Хорошенькое заявление от женщины, находящей красоту в таких сомнительных и малоприятных тварях, как гуси — или змеи, которых она держит в своем в террариуме.
Почти через час, переползая из пробки в пробку через полгорода, они добрались до Усадьбы. Грандиозная постройка, столетие за столетием наслаивающая на себе архитектурные стили, не поддавалась никакому описанию, но, если вообразить нечто среднее между храмом, музеем, мечетью, замком и фермой, получится оно, родовое гнездо Беков.
Первый из Беков, обосновавшийся на этой земле, даже представить не мог, что когда-нибудь вокруг вырастет огромный многолюдный город и протянет сюда сети кварталов с нормальными человеческими домами. Усадьбу закладывали в засушливом районе (что для Египта в порядке вещей), вдали от великих цивилизаций эпохи. Поначалу это был просто храм, содержавшийся на средства одного фараона, которому было за что благодарить Беков, хоть те и поклонялись божеству, не особенно почитаемому правящими династиями.
Потому что, несмотря на безусловную значимость героического бога-творца Геба в египетской мифологии, фараоны всегда предпочитали воцаряться и править под покровительством Ра и Гора, богов Солнца.
Но это не мешало вратам храма Беков пятилетие за пятилетием пропускать через себя тысячи паломников. Высокие пилоны в форме усеченной пирамиды не выдержали натиска песчаных бурь и уступили место крепким стенам из сырцового кирпича. Когда фараоново царство приказало долго жить, Беки, чтобы избежать грабежей и разорения, принялись изображать преданность сменявшим друг друга новым хозяевам земель. Поэтому дом обрастал двориками-перистилями и обзаводился термами, как положено у римлян. А когда рушилась какая-нибудь колонна, грозя обвалить основное здание, новую возводили в коринфском ордере — с характерными резными листьями аканта и завитками-волютами по углам, наглядным свидетельством времени постройки.
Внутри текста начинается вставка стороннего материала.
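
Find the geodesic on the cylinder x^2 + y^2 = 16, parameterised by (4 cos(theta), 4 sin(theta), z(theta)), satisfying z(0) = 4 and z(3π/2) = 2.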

Теперь эти латаные-перелатаные высокие стены, подновлявшиеся столько раз, что никакая память удержать не в состоянии, эта электрическая изгородь с камерой наблюдения, все эти бесчисленные римские дворики в окружении разномастных арок, сводов и колонн стояли безмолвными памятниками всем тем культурам, что прокатывались волнами по вечным и неизменным пескам Египта.
Такими же волнами накатывали к этим стенам журналисты в надежде, что знаменитый хозяин Усадьбы раскроет ворота своего обиталища, а вместе с ними и тайны, которые оно хранит. Единственный, наверное, дом в целом мире, за шесть с лишним тысячелетий ни разу не переходивший в чужие руки.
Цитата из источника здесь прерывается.